Typical Assyrian war records! Boutflower shows how they connect right through to

Sargon’s Year 11, which both he and Tadmor365 date to 711 BC:366

 

The above extract forms ... the second and closing portion of the record given in the Annals under Sargon’s 11th year, 711 BC., the earlier portion of the record for that year being occupied with the account of the expedition against Mutallu of Gurgum. In the Grand Inscription of Khorsabad we meet with a very similar account, containing a few fresh particulars. The usurper Yatna, i.e. “the Cypriot”, is there styled Yamani, “the Ionian”, thus showing that he was a Greek. We are also told that he fled away to Melukhkha on the border of Egypt, but was thrown into chains by the Ethiopian king and despatched to Assyria.

 

.... In order to effect the deposition of the rebellious Azuri, and set his brother Akhimiti on the throne, Sargon sent forth an armed force to Ashdod. It is in all probablity the despatch of such a force, and the successful achievement of the end in view, which were recorded in the fragment Sm. 2022 below the dividing line. As Isa xx.1 informs us - and the statement, as we shall presently see, can be verified from contemporary sources - this first expedition was led by the Tartan. Possibly this may be the reason why it was not thought worthy to be recorded in the Annals under Sargon’s tenth year, 712 BC. But when we come to the eleventh year, 711 BC, and the annalist very properly and suitably records the whole series of events leading up to the siege, two things at once strike us: first, that all these events could not possibly have happened in the single year 711 BC; and secondly, as stated above, that a force must have previously been despatched at the beginning of the troubles to accomplish the deposition of Azuri and the placing of Akhimiti on the throne. On the retirement of this force sedition must again have broken out in Ashdod, for it appears that the anti-Assyrian party were able, after a longer or shorter interval, once more to get the upper hand, to expel Akhimiti, and to set up in his stead a Greek adventurer, Yatna-Yamani. The town was then strongly fortified, and surrounded by a moat.

 

 

We have by no means seen the end of the important Akhi-miti, or Mitinti, who will re-emerge again shortly, during King Sennacherib’s major campaign to Judah, as King Hezekiah’s chief official, Eliakim son of Hilkiah (Isaiah 36:3).

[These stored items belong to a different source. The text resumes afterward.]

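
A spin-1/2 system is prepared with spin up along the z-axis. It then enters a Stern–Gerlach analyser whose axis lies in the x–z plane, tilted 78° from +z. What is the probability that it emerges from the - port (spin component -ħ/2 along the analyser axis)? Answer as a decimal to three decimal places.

For spin-½, the probability of finding spin-up along an axis at angle θ to the initial spin direction is cos²(θ/2); spin-down is sin²(θ/2).
θ = 78°, so P = sin²(39°) ≈ 0.396.

0.396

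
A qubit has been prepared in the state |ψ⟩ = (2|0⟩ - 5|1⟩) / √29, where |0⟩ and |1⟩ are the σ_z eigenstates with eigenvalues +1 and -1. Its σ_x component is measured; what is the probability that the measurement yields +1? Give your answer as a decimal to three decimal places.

0.155

|+x⟩ = (|0⟩ + |1⟩)/√2, so ⟨+x|ψ⟩ = (-3) / (√2·√29).
P = |-3|² / 58 = 9/58.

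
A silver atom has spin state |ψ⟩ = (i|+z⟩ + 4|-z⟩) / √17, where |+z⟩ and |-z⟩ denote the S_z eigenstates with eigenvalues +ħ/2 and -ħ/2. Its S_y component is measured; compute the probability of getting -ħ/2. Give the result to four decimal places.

|-y⟩ = (|+z⟩ - i|-z⟩)/√2, so ⟨-y|ψ⟩ = (5i) / (√2·√17).
P = |5i|² / 34 = 25/34.

0.7353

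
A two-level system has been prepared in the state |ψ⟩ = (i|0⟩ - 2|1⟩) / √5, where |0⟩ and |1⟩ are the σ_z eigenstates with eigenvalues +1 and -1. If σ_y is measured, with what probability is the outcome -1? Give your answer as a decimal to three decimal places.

0.100

|-y⟩ = (|0⟩ - i|1⟩)/√2, so ⟨-y|ψ⟩ = (-i) / (√2·√5).
P = |-i|² / 10 = 1/10.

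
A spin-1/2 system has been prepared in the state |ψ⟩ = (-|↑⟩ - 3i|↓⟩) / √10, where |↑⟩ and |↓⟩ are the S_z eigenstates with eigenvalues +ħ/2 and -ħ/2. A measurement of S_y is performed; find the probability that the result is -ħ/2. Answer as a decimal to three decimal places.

0.200

|-y⟩ = (|↑⟩ - i|↓⟩)/√2, so ⟨-y|ψ⟩ = (2) / (√2·√10).
P = |2|² / 20 = 4/20.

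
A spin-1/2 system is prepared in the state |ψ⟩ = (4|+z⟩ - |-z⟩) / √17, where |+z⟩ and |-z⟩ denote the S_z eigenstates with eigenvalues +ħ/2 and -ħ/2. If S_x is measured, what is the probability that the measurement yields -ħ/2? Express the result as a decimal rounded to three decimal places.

0.735

|-x⟩ = (|+z⟩ - |-z⟩)/√2, so ⟨-x|ψ⟩ = (5) / (√2·√17).
P = |5|² / 34 = 25/34.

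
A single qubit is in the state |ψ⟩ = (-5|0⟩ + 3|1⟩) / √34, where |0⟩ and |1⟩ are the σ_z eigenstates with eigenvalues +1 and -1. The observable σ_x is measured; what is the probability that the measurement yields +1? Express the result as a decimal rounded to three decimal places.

0.059

|+x⟩ = (|0⟩ + |1⟩)/√2, so ⟨+x|ψ⟩ = (-2) / (√2·√34).
P = |-2|² / 68 = 4/68.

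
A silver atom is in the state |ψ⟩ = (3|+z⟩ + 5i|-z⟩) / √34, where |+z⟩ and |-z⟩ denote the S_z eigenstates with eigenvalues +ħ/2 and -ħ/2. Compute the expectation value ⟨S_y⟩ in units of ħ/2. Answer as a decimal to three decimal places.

0.882

⟨σ_y⟩ = 2 Im(a* b)/(|a|²+|b|²) with a = 3, b = 5i.
a* b = 15i, so ⟨σ_y⟩ = 30/34.
⟨S_y⟩ = (ħ/2)·⟨σ_y⟩.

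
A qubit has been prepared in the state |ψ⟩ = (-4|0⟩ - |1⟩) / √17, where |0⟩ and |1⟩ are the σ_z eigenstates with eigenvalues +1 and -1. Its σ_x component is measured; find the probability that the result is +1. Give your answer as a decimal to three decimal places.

|+x⟩ = (|0⟩ + |1⟩)/√2, so ⟨+x|ψ⟩ = (-5) / (√2·√17).
P = |-5|² / 34 = 25/34.

0.735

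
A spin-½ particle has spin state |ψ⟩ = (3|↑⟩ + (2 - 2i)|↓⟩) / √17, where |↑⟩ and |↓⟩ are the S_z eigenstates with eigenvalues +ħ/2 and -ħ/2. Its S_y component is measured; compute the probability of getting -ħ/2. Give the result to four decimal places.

|-y⟩ = (|↑⟩ - i|↓⟩)/√2, so ⟨-y|ψ⟩ = (5 + 2i) / (√2·√17).
P = |5 + 2i|² / 34 = 29/34.

0.8529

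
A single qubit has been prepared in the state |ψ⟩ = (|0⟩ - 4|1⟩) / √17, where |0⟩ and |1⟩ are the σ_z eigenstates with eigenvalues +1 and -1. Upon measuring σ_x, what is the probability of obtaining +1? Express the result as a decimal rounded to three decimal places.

|+x⟩ = (|0⟩ + |1⟩)/√2, so ⟨+x|ψ⟩ = (-3) / (√2·√17).
P = |-3|² / 34 = 9/34.

0.265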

And then he will further emerge as the high priest, Joakim (Joiakim) of the Book of Judith, during Sennacherib’s ill-fated campaign occurring about a decade later.

 

* * *

Archimedes

 

Did the Greeks appropriate the C8th BC official, Akhi-miti, and re-cast him as Archimedes, about whom “… very little is known about the early life of Archimedes or his family”? http://archimedespalimpsest.org/about/history/archimedes.php - and, about whom there are “… many fantastic tales surrounding the life of Archimedes”.

Given that Stephanie Dalley has now proved that the water screw, thought to have been invented by Archimedes, was in use as early as the time of King Sennacherib of Assyria (“Sennacherib, Archimedes, and the Water Screw”: https://muse.jhu.edu/article/40151), we have to be very doubtful, I think, of the historical reality of this Archimedes.

Famed for his supposedly having held off the besieging Romans, this may be just another of the many legends that have arisen from the historical dramas at the time of King Hezekiah of Judah, at both of which Eliakim (= Akhi-miti?) was present: namely Sennacherib’s aborted siege of Jerusalem, and the later siege by the Assyrian army as recorded in the Book of Judith.